Chair, Trinity Musical Theatre Society

Freshers take heed, because at the head of Trinity Musical Theatre Society (TMT) sits Queen Mothy, the Sesh Moth, occasionally – and erroneously – known as Lauren McDonald. Yet to be knocked off her perch, this wine mom has perfected the art of recording Attenborough-length Snapchat documentaries of her nights out, as she leads her equally wild crew of friendly Northerners on a conquest of Dublin’s nightclubs. Rumours abound that this devotee of the sesh is in fact a fourth-year law student, though this is unconfirmed and sightings of her at lectures remain equally fantastical.
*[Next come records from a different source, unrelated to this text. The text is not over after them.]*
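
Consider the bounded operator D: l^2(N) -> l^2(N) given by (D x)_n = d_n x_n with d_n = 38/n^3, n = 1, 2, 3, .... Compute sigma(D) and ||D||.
sigma(D) = {38/n^3 : n ≥ 1} ∪ {0}; ||D|| = 38

A bounded diagonal operator on l^2 with diagonal entries d_n has spectrum equal to the closure of {d_n : n ≥ 1}: every d_n is an eigenvalue (with eigenvector e_n), so {d_n} ⊂ sigma(D); the spectrum is closed, so its closure is too; and for lambda not in the closure, (D - lambda I) has bounded inverse (the diagonal entries 1/(d_n - lambda) are bounded). For our sequence d_n = 38/n^3, n = 1, 2, 3, ...:
  - {d_n} = {38/n^3 : n ≥ 1}; the only limit point is 0
  - closure = {38/n^3 : n ≥ 1} ∪ {0}
For the norm: a diagonal operator has ||D|| = sup_n |d_n|. Here d_n = 38/n^3 is positive and decreasing, so sup_n |d_n| = d_1 = 38. So ||D|| = 38.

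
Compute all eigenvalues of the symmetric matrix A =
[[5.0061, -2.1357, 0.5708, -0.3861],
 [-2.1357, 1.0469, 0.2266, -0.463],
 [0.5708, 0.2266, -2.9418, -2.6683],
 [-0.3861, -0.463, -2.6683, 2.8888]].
sigma(A) ≈ {-4, 0, 4, 6}

A is real symmetric, so its spectrum consists of real eigenvalues. Expanding the characteristic polynomial of the displayed matrix gives
  det(λ I - A) = p(λ) = λ^4 + (-6)λ^3 + (-16)λ^2 + (96)λ + (-0.002).
Solving p(λ) = 0 yields eigenvalues ≈ -4, 0, 4, 6. (A is shown rounded to 4 decimals, so these recover the underlying integer eigenvalues to within that precision.)
Verification: the trace of A = 6 equals the sum of eigenvalues 6, and det(A) ≈ -0.0020 matches the eigenvalue product 0.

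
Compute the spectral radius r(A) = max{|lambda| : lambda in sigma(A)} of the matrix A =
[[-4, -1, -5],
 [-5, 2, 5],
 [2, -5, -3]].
r(A) ≈ 5.6058

The eigenvalues of A are the roots of its characteristic polynomial. With M = A (coefficients from the trace, the sum of principal 2x2 minors, and det A):
  p(λ) = det(λ I - M) = λ^3 + 5λ^2 + 28λ + 176.
No integer candidate from the rational root theorem (±divisors of 176) is a root, so the roots are irrational. The cubic discriminant is Δ = -549040 < 0, so there is one real root and a complex-conjugate pair. p(-6) = -28 and p(-5) = 36 have opposite signs, so a root lies in (-6, -5); Newton's method refines it to λ ≈ -5.6058. Dividing out (λ - (-5.6058)) leaves approximately λ^2 - 0.6058λ + 31.396. For λ^2 - 0.6058λ + 31.396 the discriminant is -125.2171. It is negative, so the remaining roots are the complex-conjugate pair λ ≈ 0.3029 ± 5.595i. Their product equals the constant term, so |λ|^2 ≈ 31.396 and |λ| ≈ 5.6032.
Thus the eigenvalues (to 4 decimals) are -5.6058 (modulus 5.6058); 0.3029 ± 5.595i (modulus 5.6032). The spectral radius is the largest modulus: r(A) ≈ 5.6058. (Cross-check: r(A) ≤ ||A||_2 ≈ 9.261; equality holds whenever A is normal, though it can also hold for some non-normal A.)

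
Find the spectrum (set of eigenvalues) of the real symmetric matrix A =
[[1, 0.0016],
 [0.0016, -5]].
sigma(A) ≈ {-5, 1}

A is real symmetric, so its spectrum consists of real eigenvalues. Expanding the characteristic polynomial of the displayed matrix gives
  det(λ I - A) = p(λ) = λ^2 + (4)λ + (-5).
Solving p(λ) = 0 yields eigenvalues ≈ -5, 1. (A is shown rounded to 4 decimals, so these recover the underlying integer eigenvalues to within that precision.)
Verification: the trace of A = -4 equals the sum of eigenvalues -4, and det(A) ≈ -5.0000 matches the eigenvalue product -5.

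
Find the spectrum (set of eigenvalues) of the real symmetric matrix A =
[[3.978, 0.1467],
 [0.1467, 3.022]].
sigma(A) ≈ {3, 4}

A is real symmetric, so its spectrum consists of real eigenvalues. Expanding the characteristic polynomial of the displayed matrix gives
  det(λ I - A) = p(λ) = λ^2 + (-7)λ + (12).
Solving p(λ) = 0 yields eigenvalues ≈ 3, 4. (A is shown rounded to 4 decimals, so these recover the underlying integer eigenvalues to within that precision.)
Verification: the trace of A = 7 equals the sum of eigenvalues 7, and det(A) ≈ 12.0000 matches the eigenvalue product 12.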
Now entering final year, McDonald is the proud recipient of a record number of letters from a law school still trying to figure out where the hell she’s been for the last three years. Using her carefully-curated social media as a source, our guess would be using her student loan to keep Belfast’s nightlife alive.

Correction: 18:17, September 4th, 2018
An earlier version of this piece incorrectly stated that Jessie Dolliver is the Chair of Bio Soc. In fact, she is the Chair of Botany Society.